Scallop fishermen and producers in SW inshore waters are involved such projects as Seabed Habitat Mapping, Finding Sanctuary and Fishermap, using monitoring equipment to ensure harvesting is restricted to existing scallop beds and does not impinge upon areas of delicate marine habitat. (There’s a taste argument against dredged scallops too. Wikipedia notes: “Dredge-harvesting methods often result in delays of up to two weeks before the scallops arrive at market, which can cause the flesh to break down, and results in a much shorter shelf life.”
One very conservationist minded fishermen, and a bright new prophet for this cause, is Guy Grieve, who writes a blog for fish2fork.com. He set up The Ethical Shellfish Company in 2010 with his wife Juliet from their home on the Isle of Mull. West of Scotland waters are also very good for the scallop.
His web site explains: “We have seen for ourselves the damage that is being done to the marine environment by fishing methods such as dredging and bottom trawling. Our divers ensure that only large and medium sized scallops are caught. We don’t take small scallops, leaving them to grow and breed. Equally, we don’t take extra large scallops, as these produce the most spawn, ensuring healthy stocks in the future. [And] Our divers gather scallops to order, ensuring that we don’t take more than we need.”
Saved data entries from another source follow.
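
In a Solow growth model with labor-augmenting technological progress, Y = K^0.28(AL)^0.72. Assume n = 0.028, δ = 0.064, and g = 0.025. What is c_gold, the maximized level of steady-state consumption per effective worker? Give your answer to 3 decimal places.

Capital per effective worker breaks even when investment replaces (n + g + δ)·k; here n + g + δ = 0.117.
At the golden rule the marginal product of capital equals n+g+δ: 0.28·k^(0.28−1) = 0.117. Solving, k_gold = (0.28/0.117)^(1/0.72) ≈ 3.3601.
y_gold = 3.3601^0.28 ≈ 1.4040.
c_gold = y_gold − (n+g+δ)·k_gold = 1.4040 − 0.117·3.3601 ≈ 1.0109.

c_gold ≈ 1.011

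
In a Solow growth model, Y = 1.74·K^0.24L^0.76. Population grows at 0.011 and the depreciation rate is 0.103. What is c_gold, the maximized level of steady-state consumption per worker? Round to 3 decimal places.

c_gold ≈ 1.993

The effective depreciation rate is n + δ = 0.011 + 0.103 = 0.114.
Golden rule sets MPK = n+δ: 0.24·1.74·k^(0.24−1) = 0.114, so k_gold = (0.24·1.74/0.114)^(1/0.76) ≈ 5.5197.
y_gold = 1.74·5.5197^0.24 ≈ 2.6219.
c_gold = y_gold − (n+δ)·k_gold = 2.6219 − 0.114·5.5197 ≈ 1.9926.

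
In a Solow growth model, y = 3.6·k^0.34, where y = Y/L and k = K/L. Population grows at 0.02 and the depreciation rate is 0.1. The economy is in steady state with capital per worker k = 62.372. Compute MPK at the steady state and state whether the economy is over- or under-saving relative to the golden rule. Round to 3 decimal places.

The effective depreciation rate is n + δ = 0.02 + 0.1 = 0.12.
MPK = 0.34·3.6·k^(0.34−1) = 0.34·3.6·62.372^(-0.66) ≈ 0.0800.
MPK < 0.12, so the economy is dynamically inefficient (over-saving).

over-saving; MPK ≈ 0.080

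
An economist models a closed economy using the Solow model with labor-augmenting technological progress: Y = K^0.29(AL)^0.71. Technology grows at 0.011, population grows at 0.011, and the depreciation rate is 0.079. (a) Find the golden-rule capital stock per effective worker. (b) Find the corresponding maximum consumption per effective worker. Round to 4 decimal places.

(a) k_gold ≈ 4.4175; (b) c_gold ≈ 1.0923

The effective depreciation rate is n + g + δ = 0.011 + 0.011 + 0.079 = 0.101.
At the golden rule the marginal product of capital equals n+g+δ: 0.29·k^(0.29−1) = 0.101. Solving, k_gold = (0.29/0.101)^(1/0.71) ≈ 4.4175.
y_gold = 4.4175^0.29 ≈ 1.5385; c_gold = y_gold − 0.101·k_gold ≈ 1.0923.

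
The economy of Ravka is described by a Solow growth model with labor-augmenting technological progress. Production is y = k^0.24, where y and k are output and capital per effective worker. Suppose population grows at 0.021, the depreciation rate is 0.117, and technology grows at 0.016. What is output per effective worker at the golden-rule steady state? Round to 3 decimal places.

y_gold ≈ 1.150

The effective depreciation rate is n + g + δ = 0.021 + 0.016 + 0.117 = 0.154.
Setting f'(k) = n+g+δ gives 0.24·k^(0.24−1) = 0.154, hence k_gold = (0.24/0.154)^(1/0.76) ≈ 1.7928.
Output: y_gold = k_gold^0.24 = 1.7928^0.24 ≈ 1.1504.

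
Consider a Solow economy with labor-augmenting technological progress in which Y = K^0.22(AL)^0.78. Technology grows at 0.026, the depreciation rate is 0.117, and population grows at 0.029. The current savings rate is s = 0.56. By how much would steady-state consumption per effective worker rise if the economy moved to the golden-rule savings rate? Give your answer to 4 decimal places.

Capital per effective worker breaks even when investment replaces (n + g + δ)·k; here n + g + δ = 0.172.
Current steady state (s = 0.56): k* = (0.56/0.172)^(1/0.78) ≈ 4.5421, y* = 4.5421^0.22 ≈ 1.3951, c* = (1−0.56)·1.3951 ≈ 0.6138.
Golden rule sets MPK = n+g+δ: 0.22·k^(0.22−1) = 0.172, so k_gold = (0.22/0.172)^(1/0.78) ≈ 1.3710.
y_gold = 1.3710^0.22 ≈ 1.0719, c_gold = y_gold − 0.172·k_gold ≈ 0.8361.
Gain: Δc = 0.8361 − 0.6138 ≈ 0.2222.

Δc ≈ 0.2222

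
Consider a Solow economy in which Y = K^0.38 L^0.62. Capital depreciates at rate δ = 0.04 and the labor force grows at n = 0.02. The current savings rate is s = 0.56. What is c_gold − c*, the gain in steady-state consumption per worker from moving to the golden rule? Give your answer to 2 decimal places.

Capital per worker breaks even when investment replaces (n + δ)·k; here n + δ = 0.06.
Current steady state (s = 0.56): k* = (0.56/0.06)^(1/0.62) ≈ 36.6923, y* = 36.6923^0.38 ≈ 3.9313, c* = (1−0.56)·3.9313 ≈ 1.7298.
At the golden rule the marginal product of capital equals n+δ: 0.38·k^(0.38−1) = 0.06. Solving, k_gold = (0.38/0.06)^(1/0.62) ≈ 19.6316.
y_gold = 19.6316^0.38 ≈ 3.0997, c_gold = y_gold − 0.06·k_gold ≈ 1.9218.
Gain: Δc = 1.9218 − 1.7298 ≈ 0.1920.

Δc ≈ 0.19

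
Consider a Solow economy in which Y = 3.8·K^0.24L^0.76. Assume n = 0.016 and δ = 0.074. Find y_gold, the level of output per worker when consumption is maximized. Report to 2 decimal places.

y_gold ≈ 7.90

Capital per worker breaks even when investment replaces (n + δ)·k; here n + δ = 0.09.
Golden rule sets MPK = n+δ: 0.24·3.8·k^(0.24−1) = 0.09, so k_gold = (0.24·3.8/0.09)^(1/0.76) ≈ 21.0551.
Output: y_gold = 3.8·k_gold^0.24 = 3.8·21.0551^0.24 ≈ 7.8957.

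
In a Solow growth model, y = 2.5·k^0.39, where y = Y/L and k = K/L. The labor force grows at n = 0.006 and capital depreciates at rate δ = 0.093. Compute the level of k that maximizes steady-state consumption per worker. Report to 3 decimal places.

k_gold ≈ 42.508

Break-even investment rate: n + δ = 0.006 + 0.093 = 0.099.
At the golden rule the marginal product of capital equals n+δ: 0.39·2.5·k^(0.39−1) = 0.099. Solving, k_gold = (0.39·2.5/0.099)^(1/0.61) ≈ 42.5084.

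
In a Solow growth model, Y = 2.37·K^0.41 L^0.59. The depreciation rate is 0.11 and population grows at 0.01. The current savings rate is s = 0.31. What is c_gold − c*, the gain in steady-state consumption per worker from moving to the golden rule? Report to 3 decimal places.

The effective depreciation rate is n + δ = 0.01 + 0.11 = 0.12.
Current steady state (s = 0.31): k* = (0.31·2.37/0.12)^(1/0.59) ≈ 21.5664, y* = 2.37·21.5664^0.41 ≈ 8.3483, c* = (1−0.31)·8.3483 ≈ 5.7603.
Maximizing c = f(k) − (n+δ)·k gives f'(k) = n+δ, i.e. 0.41·2.37·k^(0.41−1) = 0.12, so k_gold = (0.41·2.37/0.12)^(1/0.59) ≈ 34.6400.
y_gold = 2.37·34.6400^0.41 ≈ 10.1385, c_gold = y_gold − 0.12·k_gold ≈ 5.9817.
Gain: Δc = 5.9817 − 5.7603 ≈ 0.2214.

Δc ≈ 0.221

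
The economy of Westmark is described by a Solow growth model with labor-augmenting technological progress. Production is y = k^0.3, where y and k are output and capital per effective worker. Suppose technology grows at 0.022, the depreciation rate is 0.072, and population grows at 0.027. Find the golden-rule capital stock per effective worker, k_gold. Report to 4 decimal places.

k_gold ≈ 3.6588

Capital per effective worker breaks even when investment replaces (n + g + δ)·k; here n + g + δ = 0.121.
Golden rule sets MPK = n+g+δ: 0.3·k^(0.3−1) = 0.121, so k_gold = (0.3/0.121)^(1/0.7) ≈ 3.6588.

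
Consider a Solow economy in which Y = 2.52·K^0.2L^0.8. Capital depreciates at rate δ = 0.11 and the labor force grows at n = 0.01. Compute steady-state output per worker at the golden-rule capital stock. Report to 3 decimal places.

y_gold ≈ 3.608

n + δ = 0.01 + 0.11 = 0.12.
Maximizing c = f(k) − (n+δ)·k gives f'(k) = n+δ, i.e. 0.2·2.52·k^(0.2−1) = 0.12, so k_gold = (0.2·2.52/0.12)^(1/0.8) ≈ 6.0126.
Output: y_gold = 2.52·k_gold^0.2 = 2.52·6.0126^0.2 ≈ 3.6076.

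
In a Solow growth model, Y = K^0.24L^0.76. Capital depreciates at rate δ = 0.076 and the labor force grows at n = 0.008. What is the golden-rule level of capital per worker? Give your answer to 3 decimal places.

k_gold ≈ 3.980

Break-even investment rate: n + δ = 0.008 + 0.076 = 0.084.
Golden rule sets MPK = n+δ: 0.24·k^(0.24−1) = 0.084, so k_gold = (0.24/0.084)^(1/0.76) ≈ 3.9803.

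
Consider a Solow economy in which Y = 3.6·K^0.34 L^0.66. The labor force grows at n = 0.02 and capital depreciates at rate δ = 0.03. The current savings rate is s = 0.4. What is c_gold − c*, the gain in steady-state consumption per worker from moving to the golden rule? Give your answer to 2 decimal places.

n + δ = 0.02 + 0.03 = 0.05.
Current steady state (s = 0.4): k* = (0.4·3.6/0.05)^(1/0.66) ≈ 162.6300, y* = 3.6·162.6300^0.34 ≈ 20.3288, c* = (1−0.4)·20.3288 ≈ 12.1973.
Maximizing c = f(k) − (n+δ)·k gives f'(k) = n+δ, i.e. 0.34·3.6·k^(0.34−1) = 0.05, so k_gold = (0.34·3.6/0.05)^(1/0.66) ≈ 127.1334.
y_gold = 3.6·127.1334^0.34 ≈ 18.6961, c_gold = y_gold − 0.05·k_gold ≈ 12.3394.
Gain: Δc = 12.3394 − 12.1973 ≈ 0.1422.

Δc ≈ 0.14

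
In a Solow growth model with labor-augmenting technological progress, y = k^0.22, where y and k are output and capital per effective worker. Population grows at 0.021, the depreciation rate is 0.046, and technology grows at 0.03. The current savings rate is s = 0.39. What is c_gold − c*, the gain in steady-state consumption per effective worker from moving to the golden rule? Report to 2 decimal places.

Break-even investment rate: n + g + δ = 0.021 + 0.03 + 0.046 = 0.097.
Current steady state (s = 0.39): k* = (0.39/0.097)^(1/0.78) ≈ 5.9530, y* = 5.9530^0.22 ≈ 1.4806, c* = (1−0.39)·1.4806 ≈ 0.9032.
Golden rule sets MPK = n+g+δ: 0.22·k^(0.22−1) = 0.097, so k_gold = (0.22/0.097)^(1/0.78) ≈ 2.8573.
y_gold = 2.8573^0.22 ≈ 1.2598, c_gold = y_gold − 0.097·k_gold ≈ 0.9827.
Gain: Δc = 0.9827 − 0.9032 ≈ 0.0795.

Δc ≈ 0.08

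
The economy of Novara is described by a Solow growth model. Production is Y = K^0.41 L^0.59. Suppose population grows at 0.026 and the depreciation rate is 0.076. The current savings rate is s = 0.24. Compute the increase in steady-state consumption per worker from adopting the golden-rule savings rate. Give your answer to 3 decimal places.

Δc ≈ 0.174

Break-even investment rate: n + δ = 0.026 + 0.076 = 0.102.
Current steady state (s = 0.24): k* = (0.24/0.102)^(1/0.59) ≈ 4.2643, y* = 4.2643^0.41 ≈ 1.8123, c* = (1−0.24)·1.8123 ≈ 1.3774.
Golden rule sets MPK = n+δ: 0.41·k^(0.41−1) = 0.102, so k_gold = (0.41/0.102)^(1/0.59) ≈ 10.5692.
y_gold = 10.5692^0.41 ≈ 2.6294, c_gold = y_gold − 0.102·k_gold ≈ 1.5513.
Gain: Δc = 1.5513 − 1.3774 ≈ 0.1740.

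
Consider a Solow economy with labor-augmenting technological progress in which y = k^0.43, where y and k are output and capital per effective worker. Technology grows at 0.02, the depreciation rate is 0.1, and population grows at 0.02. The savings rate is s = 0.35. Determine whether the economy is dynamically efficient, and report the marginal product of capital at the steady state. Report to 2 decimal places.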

Of course hand-dived scallops will cost more. That’s how it has to be, But many chefs already have the message. Earlier this year the Restaurant Angelique opened in Dartmouth, Devon, with seared hand dived scallops with sag aloo and cauliflower carpaccio on the inaugural night. Now its up to the rest of us to refuse any scallop on the menu unless it has those magic words: hand-dived.